Une bascule progressive des routes maritimes
Le déplacement est discret mais profond. Face aux incertitudes géopolitiques au Moyen-Orient, les grandes routes maritimes reliant l’Asie à l’Europe se redessinent.
Le contournement par le cap de Bonne-Espérance s’impose progressivement comme une alternative crédible. Plus long, cet itinéraire apparaît néanmoins plus sûr dans un contexte de tensions persistantes sur les axes traditionnels.
L’Afrique, corridor de substitution
Cette recomposition profite directement au continent africain. Du golfe de Guinée jusqu’aux côtes sud-africaines, le trafic maritime s’intensifie.
Les grands ports en eaux profondes d’Afrique de l’Ouest enregistrent une fréquentation croissante, attirant des navires toujours plus imposants. Le passage de méga porte-conteneurs, autrefois rare, devient progressivement la norme sur certaines escales stratégiques.
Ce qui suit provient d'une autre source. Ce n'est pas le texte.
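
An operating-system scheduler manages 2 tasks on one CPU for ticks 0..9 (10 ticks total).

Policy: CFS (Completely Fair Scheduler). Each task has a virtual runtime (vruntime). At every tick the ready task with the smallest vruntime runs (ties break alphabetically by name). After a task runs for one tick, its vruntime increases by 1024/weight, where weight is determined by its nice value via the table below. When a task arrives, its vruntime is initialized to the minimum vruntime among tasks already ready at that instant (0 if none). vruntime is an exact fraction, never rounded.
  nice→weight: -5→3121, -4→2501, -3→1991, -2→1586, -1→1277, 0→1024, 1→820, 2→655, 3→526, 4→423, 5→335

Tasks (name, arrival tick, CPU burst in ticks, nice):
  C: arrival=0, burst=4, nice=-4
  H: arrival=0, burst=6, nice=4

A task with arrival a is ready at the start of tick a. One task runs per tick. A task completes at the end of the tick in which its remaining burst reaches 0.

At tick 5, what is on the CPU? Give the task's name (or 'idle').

t=0: vr[C=0 H=0] → run C
t=1: vr[C=1024/2501 H=0] → run H
t=2: vr[C=1024/2501 H=1024/423] → run C
t=3: vr[C=2048/2501 H=1024/423] → run C
t=4: vr[C=3072/2501 H=1024/423] → run C
t=5: vr[H=1024/423] → run H
t=6: vr[H=2048/423] → run H
t=7: vr[H=1024/141] → run H
t=8: vr[H=4096/423] → run H
t=9: vr[H=5120/423] → run H

running at tick 5 = H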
Lomé et les ports africains en première ligne
Le phénomène n’est pas théorique. Il se matérialise déjà dans les infrastructures portuaires.
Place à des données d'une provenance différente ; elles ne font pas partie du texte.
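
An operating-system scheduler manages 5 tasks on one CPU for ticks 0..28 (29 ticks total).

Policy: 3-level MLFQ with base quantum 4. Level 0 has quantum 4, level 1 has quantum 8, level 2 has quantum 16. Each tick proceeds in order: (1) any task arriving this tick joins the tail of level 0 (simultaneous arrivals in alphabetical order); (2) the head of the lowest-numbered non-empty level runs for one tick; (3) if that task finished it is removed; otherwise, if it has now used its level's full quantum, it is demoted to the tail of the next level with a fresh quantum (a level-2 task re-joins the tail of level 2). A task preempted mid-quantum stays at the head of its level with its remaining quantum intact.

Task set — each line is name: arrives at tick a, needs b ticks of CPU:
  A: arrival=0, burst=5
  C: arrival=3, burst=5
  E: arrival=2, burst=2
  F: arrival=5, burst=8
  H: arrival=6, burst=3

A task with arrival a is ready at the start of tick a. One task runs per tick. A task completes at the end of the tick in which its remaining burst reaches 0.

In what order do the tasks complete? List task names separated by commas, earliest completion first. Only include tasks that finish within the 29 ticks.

t=0: L0/L1/L2 = A/-/- → run A
t=1: L0/L1/L2 = A/-/- → run A
t=2: L0/L1/L2 = AE/-/- → run A
t=3: L0/L1/L2 = AEC/-/- → run A
t=4: L0/L1/L2 = EC/A/- → run E
t=5: L0/L1/L2 = ECF/A/- → run E
t=6: L0/L1/L2 = CFH/A/- → run C
t=7: L0/L1/L2 = CFH/A/- → run C
t=8: L0/L1/L2 = CFH/A/- → run C
t=9: L0/L1/L2 = CFH/A/- → run C
t=10: L0/L1/L2 = FH/AC/- → run F
t=11: L0/L1/L2 = FH/AC/- → run F
t=12: L0/L1/L2 = FH/AC/- → run F
t=13: L0/L1/L2 = FH/AC/- → run F
t=14: L0/L1/L2 = H/ACF/- → run H
t=15: L0/L1/L2 = H/ACF/- → run H
t=16: L0/L1/L2 = H/ACF/- → run H
t=17: L0/L1/L2 = -/ACF/- → run A
t=18: L0/L1/L2 = -/CF/- → run C
t=19: L0/L1/L2 = -/F/- → run F
t=20: L0/L1/L2 = -/F/- → run F
t=21: L0/L1/L2 = -/F/- → run F
t=22: L0/L1/L2 = -/F/- → run F
t=23: (idle)
t=24: (idle)
t=25: (idle)
t=26: (idle)
t=27: (idle)
t=28: (idle)

completion order = E, H, A, C, F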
Le port de Lomé, par exemple, a récemment accueilli des navires de très grande capacité, signe d’un repositionnement stratégique du Togo dans les circuits logistiques mondiaux.
D’autres hubs africains, du Maroc à l’Afrique du Sud, s’inscrivent dans cette dynamique, renforçant leur rôle dans les chaînes d’approvisionnement internationales.
Des infrastructures modernisées pour capter le trafic mondial
Ce repositionnement ne doit rien au hasard. Il repose sur des choix stratégiques et des investissements lourds engagés depuis plusieurs années par les autorités portuaires africaines.
À Lomé, l’extension du terminal à conteneurs, l’augmentation du tirant d’eau et la modernisation des équipements permettent désormais d’accueillir des navires parmi les plus imposants du monde. La digitalisation des opérations portuaires et l’optimisation des chaînes logistiques contribuent également à réduire les délais et à améliorer la compétitivité.
Au-delà des infrastructures, c’est toute l’organisation du transit qui a été repensée. Les procédures douanières ont été simplifiées, et des corridors logistiques vers l’hinterland — notamment le Burkina Faso, le Niger ou le Mali — ont été renforcés pour faire du port un véritable hub régional.
Cette dynamique dépasse le seul Togo. D’autres ports africains, comme Tanger Med, Abidjan, Tema ou Durban, ont engagé des transformations similaires pour capter une part croissante des flux maritimes internationaux.
Dans un contexte marqué par l’instabilité des routes traditionnelles, ces plateformes offrent désormais aux armateurs une alternative crédible, fiable et de plus en plus compétitive.
Une opportunité économique majeure
Cette redirection des flux ouvre des perspectives significatives.
Hausse du trafic, développement des services portuaires, investissements dans les infrastructures : toute une économie maritime est en train de se structurer autour de cette nouvelle centralité africaine.
Pour les armateurs, ces routes offrent une solution de repli. Pour les États africains, elles représentent une opportunité de capter une part accrue de la valeur du commerce mondial.
Une mutation durable du commerce mondial ?
Reste une question centrale : cette reconfiguration est-elle conjoncturelle ou appelée à durer ?
Si les tensions géopolitiques persistent, le rôle de l’Afrique pourrait s’inscrire dans le temps long. Le continent ne serait plus seulement une zone de transit secondaire, mais un pivot stratégique du commerce maritime mondial.